The system, dubbed FalconEye, is being presented on a Falcon 2000LXS on display at the show. The aircraft is a production model due to be delivered soon after the exhibit ends.
“It’s in our very DNA to innovate in ways that bring added value to the customer,” said Eric Trappier, Chairman and CEO of Dassault Aviation. “With the advent of our Combined Vision System, operators will benefit from a superior HUD design that affords vastly improved situational awareness and safety regardless of the time of day or weather conditions.”
FalconEye is the first Head-Up Display (HUD) system to combine synthetic, database-driven terrain mapping and actual thermal and low-light camera images, providing an unprecedented level of situational awareness to flight crews. The fourth-generation, multi-sensor camera is composed of six different sensors, fusing images from both the visible and infrared spectrums.

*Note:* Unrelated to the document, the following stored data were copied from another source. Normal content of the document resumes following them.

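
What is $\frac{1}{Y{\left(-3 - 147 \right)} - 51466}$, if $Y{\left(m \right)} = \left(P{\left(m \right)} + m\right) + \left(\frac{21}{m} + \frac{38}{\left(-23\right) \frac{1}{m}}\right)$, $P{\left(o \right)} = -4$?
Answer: $- \frac{1150}{59078161} \approx -1.9466 \cdot 10^{-5}$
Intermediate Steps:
$Y{\left(m \right)} = -4 + \frac{21}{m} - \frac{15 m}{23}$ ($Y{\left(m \right)} = \left(-4 + m\right) + \left(\frac{21}{m} + \frac{38}{\left(-23\right) \frac{1}{m}}\right) = \left(-4 + m\right) + \left(\frac{21}{m} + 38 \left(- \frac{m}{23}\right)\right) = \left(-4 + m\right) - \left(- \frac{21}{m} + \frac{38 m}{23}\right) = -4 + \frac{21}{m} - \frac{15 m}{23}$)
$\frac{1}{Y{\left(-3 - 147 \right)} - 51466} = \frac{1}{\left(-4 + \frac{21}{-3 - 147} - \frac{15 \left(-3 - 147\right)}{23}\right) - 51466} = \frac{1}{\left(-4 + \frac{21}{-150} - - \frac{2250}{23}\right) - 51466} = \frac{1}{\left(-4 + 21 \left(- \frac{1}{150}\right) + \frac{2250}{23}\right) - 51466} = \frac{1}{\left(-4 - \frac{7}{50} + \frac{2250}{23}\right) - 51466} = \frac{1}{\frac{107739}{1150} - 51466} = \frac{1}{- \frac{59078161}{1150}} = - \frac{1150}{59078161}$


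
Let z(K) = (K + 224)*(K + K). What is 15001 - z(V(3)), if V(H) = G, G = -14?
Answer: 20881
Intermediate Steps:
V(H) = -14
z(K) = 2*K*(224 + K) (z(K) = (224 + K)*(2*K) = 2*K*(224 + K))
15001 - z(V(3)) = 15001 - 2*(-14)*(224 - 14) = 15001 - 2*(-14)*210 = 15001 - 1*(-5880) = 15001 + 5880 = 20881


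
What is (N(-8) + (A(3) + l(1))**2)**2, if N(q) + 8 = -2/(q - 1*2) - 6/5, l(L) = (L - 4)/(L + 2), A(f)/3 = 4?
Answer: 12544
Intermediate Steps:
A(f) = 12 (A(f) = 3*4 = 12)
l(L) = (-4 + L)/(2 + L)
N(q) = -46/5 - 2/(-2 + q) (N(q) = -8 + (-2/(q - 1*2) - 6/5) = -8 + (-2/(q - 2) - 6*1/5) = -8 + (-2/(-2 + q) - 6/5) = -8 + (-6/5 - 2/(-2 + q)) = -46/5 - 2/(-2 + q))
(N(-8) + (A(3) + l(1))**2)**2 = (2*(41 - 23*(-8))/(5*(-2 - 8)) + (12 + (-4 + 1)/(2 + 1))**2)**2 = ((2/5)*(41 + 184)/(-10) + (12 - 3/3)**2)**2 = ((2/5)*(-1/10)*225 + (12 + (1/3)*(-3))**2)**2 = (-9 + (12 - 1)**2)**2 = (-9 + 11**2)**2 = (-9 + 121)**2 = 112**2 = 12544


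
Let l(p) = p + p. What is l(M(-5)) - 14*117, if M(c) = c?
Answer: -1648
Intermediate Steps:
l(p) = 2*p
l(M(-5)) - 14*117 = 2*(-5) - 14*117 = -10 - 1638 = -1648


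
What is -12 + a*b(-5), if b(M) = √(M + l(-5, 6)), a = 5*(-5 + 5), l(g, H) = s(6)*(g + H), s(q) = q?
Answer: -12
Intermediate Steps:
l(g, H) = 6*H + 6*g (l(g, H) = 6*(g + H) = 6*(H + g) = 6*H + 6*g)
a = 0 (a = 5*0 = 0)
b(M) = √(6 + M) (b(M) = √(M + (6*6 + 6*(-5))) = √(M + (36 - 30)) = √(M + 6) = √(6 + M))
-12 + a*b(-5) = -12 + 0*√(6 - 5) = -12 + 0*√1 = -12 + 0*1 = -12 + 0 = -12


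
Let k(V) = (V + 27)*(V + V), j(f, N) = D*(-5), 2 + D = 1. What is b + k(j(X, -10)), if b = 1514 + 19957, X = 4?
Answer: 21791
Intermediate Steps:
D = -1 (D = -2 + 1 = -1)
j(f, N) = 5 (j(f, N) = -1*(-5) = 5)
b = 21471
k(V) = 2*V*(27 + V) (k(V) = (27 + V)*(2*V) = 2*V*(27 + V))
b + k(j(X, -10)) = 21471 + 2*5*(27 + 5) = 21471 + 2*5*32 = 21471 + 320 = 21791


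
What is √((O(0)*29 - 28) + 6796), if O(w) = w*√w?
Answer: 12*√47 ≈ 82.268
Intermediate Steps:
O(w) = w^(3/2)
√((O(0)*29 - 28) + 6796) = √((0^(3/2)*29 - 28) + 6796) = √((0*29 - 28) + 6796) = √((0 - 28) + 6796) = √(-28 + 6796) = √6768 = 12*√47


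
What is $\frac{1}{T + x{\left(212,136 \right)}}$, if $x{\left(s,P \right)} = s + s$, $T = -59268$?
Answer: $- \frac{1}{58844} \approx -1.6994 \cdot 10^{-5}$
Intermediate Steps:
$x{\left(s,P \right)} = 2 s$
$\frac{1}{T + x{\left(212,136 \right)}} = \frac{1}{-59268 + 2 \cdot 212} = \frac{1}{-59268 + 424} = \frac{1}{-58844} = - \frac{1}{58844}$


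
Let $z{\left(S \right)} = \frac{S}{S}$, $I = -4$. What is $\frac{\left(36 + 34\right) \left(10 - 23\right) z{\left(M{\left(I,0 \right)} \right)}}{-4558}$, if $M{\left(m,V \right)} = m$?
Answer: $\frac{455}{2279} \approx 0.19965$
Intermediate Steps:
$z{\left(S \right)} = 1$
$\frac{\left(36 + 34\right) \left(10 - 23\right) z{\left(M{\left(I,0 \right)} \right)}}{-4558} = \frac{\left(36 + 34\right) \left(10 - 23\right) 1}{-4558} = 70 \left(-13\right) 1 \left(- \frac{1}{4558}\right) = \left(-910\right) 1 \left(- \frac{1}{4558}\right) = \left(-910\right) \left(- \frac{1}{4558}\right) = \frac{455}{2279}$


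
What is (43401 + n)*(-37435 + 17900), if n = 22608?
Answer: -1289485815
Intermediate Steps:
(43401 + n)*(-37435 + 17900) = (43401 + 22608)*(-37435 + 17900) = 66009*(-19535) = -1289485815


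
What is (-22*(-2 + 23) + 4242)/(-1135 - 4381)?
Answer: -135/197 ≈ -0.68528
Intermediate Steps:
(-22*(-2 + 23) + 4242)/(-1135 - 4381) = (-22*21 + 4242)/(-5516) = (-462 + 4242)*(-1/5516) = 3780*(-1/5516) = -135/197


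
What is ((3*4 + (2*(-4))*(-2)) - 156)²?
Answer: 16384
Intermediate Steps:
((3*4 + (2*(-4))*(-2)) - 156)² = ((12 - 8*(-2)) - 156)² = ((12 + 16) - 156)² = (28 - 156)² = (-128)² = 16384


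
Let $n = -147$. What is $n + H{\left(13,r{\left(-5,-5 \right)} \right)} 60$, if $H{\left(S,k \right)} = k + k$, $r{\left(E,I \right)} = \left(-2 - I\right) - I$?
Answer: $813$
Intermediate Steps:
$r{\left(E,I \right)} = -2 - 2 I$
$H{\left(S,k \right)} = 2 k$
$n + H{\left(13,r{\left(-5,-5 \right)} \right)} 60 = -147 + 2 \left(-2 - -10\right) 60 = -147 + 2 \left(-2 + 10\right) 60 = -147 + 2 \cdot 8 \cdot 60 = -147 + 16 \cdot 60 = -147 + 960 = 813$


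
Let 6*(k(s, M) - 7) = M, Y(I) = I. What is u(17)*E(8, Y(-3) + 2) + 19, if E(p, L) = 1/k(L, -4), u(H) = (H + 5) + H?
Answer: 478/19 ≈ 25.158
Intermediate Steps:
k(s, M) = 7 + M/6
u(H) = 5 + 2*H (u(H) = (5 + H) + H = 5 + 2*H)
E(p, L) = 3/19 (E(p, L) = 1/(7 + (⅙)*(-4)) = 1/(7 - ⅔) = 1/(19/3) = 3/19)
u(17)*E(8, Y(-3) + 2) + 19 = (5 + 2*17)*(3/19) + 19 = (5 + 34)*(3/19) + 19 = 39*(3/19) + 19 = 117/19 + 19 = 478/19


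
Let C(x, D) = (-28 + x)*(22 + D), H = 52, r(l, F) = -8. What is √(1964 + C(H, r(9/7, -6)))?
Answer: 10*√23 ≈ 47.958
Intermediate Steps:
√(1964 + C(H, r(9/7, -6))) = √(1964 + (-616 - 28*(-8) + 22*52 - 8*52)) = √(1964 + (-616 + 224 + 1144 - 416)) = √(1964 + 336) = √2300 = 10*√23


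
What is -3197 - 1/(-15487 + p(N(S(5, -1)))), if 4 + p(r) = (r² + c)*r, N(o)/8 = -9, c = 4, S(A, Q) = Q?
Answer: -1243719318/389027 ≈ -3197.0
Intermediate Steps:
N(o) = -72 (N(o) = 8*(-9) = -72)
p(r) = -4 + r*(4 + r²) (p(r) = -4 + (r² + 4)*r = -4 + (4 + r²)*r = -4 + r*(4 + r²))
-3197 - 1/(-15487 + p(N(S(5, -1)))) = -3197 - 1/(-15487 + (-4 + (-72)³ + 4*(-72))) = -3197 - 1/(-15487 + (-4 - 373248 - 288)) = -3197 - 1/(-15487 - 373540) = -3197 - 1/(-389027) = -3197 - 1*(-1/389027) = -3197 + 1/389027 = -1243719318/389027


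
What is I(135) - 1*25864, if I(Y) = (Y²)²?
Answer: 332124761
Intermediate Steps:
I(Y) = Y⁴
I(135) - 1*25864 = 135⁴ - 1*25864 = 332150625 - 25864 = 332124761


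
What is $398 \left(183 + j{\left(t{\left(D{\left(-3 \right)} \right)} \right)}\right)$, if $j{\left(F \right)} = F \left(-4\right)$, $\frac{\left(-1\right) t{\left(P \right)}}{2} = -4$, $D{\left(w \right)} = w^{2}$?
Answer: $60098$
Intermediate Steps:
$t{\left(P \right)} = 8$ ($t{\left(P \right)} = \left(-2\right) \left(-4\right) = 8$)
$j{\left(F \right)} = - 4 F$
$398 \left(183 + j{\left(t{\left(D{\left(-3 \right)} \right)} \right)}\right) = 398 \left(183 - 32\right) = 398 \cdot 151 = 60098$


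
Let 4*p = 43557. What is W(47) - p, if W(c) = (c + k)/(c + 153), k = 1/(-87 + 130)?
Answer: -11705691/1075 ≈ -10889.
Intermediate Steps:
p = 43557/4 (p = (¼)*43557 = 43557/4 ≈ 10889.)
k = 1/43 ≈ 0.023256
W(c) = (1/43 + c)/(153 + c) (W(c) = (c + 1/43)/(c + 153) = (1/43 + c)/(153 + c))
W(47) - p = (1/43 + 47)/(153 + 47) - 1*43557/4 = (2022/43)/200 - 43557/4 = (1/200)*(2022/43) - 43557/4 = 1011/4300 - 43557/4 = -11705691/1075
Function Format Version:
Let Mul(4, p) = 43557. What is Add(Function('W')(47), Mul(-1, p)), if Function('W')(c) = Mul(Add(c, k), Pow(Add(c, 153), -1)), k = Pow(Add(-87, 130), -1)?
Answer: Rational(-11705691, 1075) ≈ -10889.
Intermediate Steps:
p = Rational(43557, 4) (p = Mul(Rational(1, 4), 43557) = Rational(43557, 4) ≈ 10889.)
k = Rational(1, 43) (k = Pow(43, -1) = Rational(1, 43) ≈ 0.023256)
Function('W')(c) = Mul(Pow(Add(153, c), -1), Add(Rational(1, 43), c)) (Function('W')(c) = Mul(Add(c, Rational(1, 43)), Pow(Add(c, 153), -1)) = Mul(Add(Rational(1, 43), c), Pow(Add(153, c), -1)) = Mul(Pow(Add(153, c), -1), Add(Rational(1, 43), c)))
Add(Function('W')(47), Mul(-1, p)) = Add(Mul(Pow(Add(153, 47), -1), Add(Rational(1, 43), 47)), Mul(-1, Rational(43557, 4))) = Add(Mul(Pow(200, -1), Rational(2022, 43)), Rational(-43557, 4)) = Add(Mul(Rational(1, 200), Rational(2022, 43)), Rational(-43557, 4)) = Add(Rational(1011, 4300), Rational(-43557, 4)) = Rational(-11705691, 1075)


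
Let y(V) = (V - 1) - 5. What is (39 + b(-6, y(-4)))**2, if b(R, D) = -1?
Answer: 1444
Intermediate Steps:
y(V) = -6 + V (y(V) = (-1 + V) - 5 = -6 + V)
(39 + b(-6, y(-4)))**2 = (39 - 1)**2 = 38**2 = 1444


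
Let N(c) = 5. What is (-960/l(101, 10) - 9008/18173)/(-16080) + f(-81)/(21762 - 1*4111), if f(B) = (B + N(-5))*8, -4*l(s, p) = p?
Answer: -989105861/16967130585 ≈ -0.058295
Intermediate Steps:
l(s, p) = -p/4
f(B) = 40 + 8*B (f(B) = (B + 5)*8 = (5 + B)*8 = 40 + 8*B)
(-960/l(101, 10) - 9008/18173)/(-16080) + f(-81)/(21762 - 1*4111) = (-960/((-¼*10)) - 9008/18173)/(-16080) + (40 + 8*(-81))/(21762 - 1*4111) = (-960/(-5/2) - 9008*1/18173)*(-1/16080) + (40 - 648)/(21762 - 4111) = (-960*(-⅖) - 9008/18173)*(-1/16080) - 608/17651 = (384 - 9008/18173)*(-1/16080) - 608*1/17651 = (6969424/18173)*(-1/16080) - 32/929 = -435589/18263865 - 32/929 = -989105861/16967130585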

“What makes this truly revolutionary is the unique and patented way in which we blend real video of the outside world in low-light conditions with synthetic terrain imagery, a first in the business jets industry,” said Olivier Villa, Senior VP Civil Aircraft; Dassault Aviation.
Dassault’s unique approach presents a synthesized view to the pilot, clearly delineating between real, enhanced and synthetic worlds. The Enhanced Vision portion of the system will also permit approaches with operational credit and increased aircraft capabilities.
Dual HUDs – another industry first – will be a future option for customers. Dual HUDs will provide the same information and heads-up views to both pilots, harmonizing HUD utilization for the flying and non-flying pilot while improving crew coordination and facilitating pilot training
Long History of HUD Innovations
Dassault has long been a forerunner in the development of modern HUD systems.
The first HUD in operational use was installed on Dassault’s Mirage IIIB fighter. The Mirage IIIB HUD paved the way for a long line of design improvements down to the advanced units on today’s Mirage 2000 and Rafale fighter aircraft.
In the early 1970s, the Dassault Mercure, a 150 seat short/medium-range airliner, was the first civil aircraft to be fitted with a head-up display. Associated with a ‘fail passive’ auto-pilot, it allowed approaches in very low visibility conditions that had previously been off limits to civilian pilots.
In 1993, Dassault introduced the Falcon 2000, the first business jet equipped with a head-up guidance system which permitted hand-flown approaches down to CAT III conditions.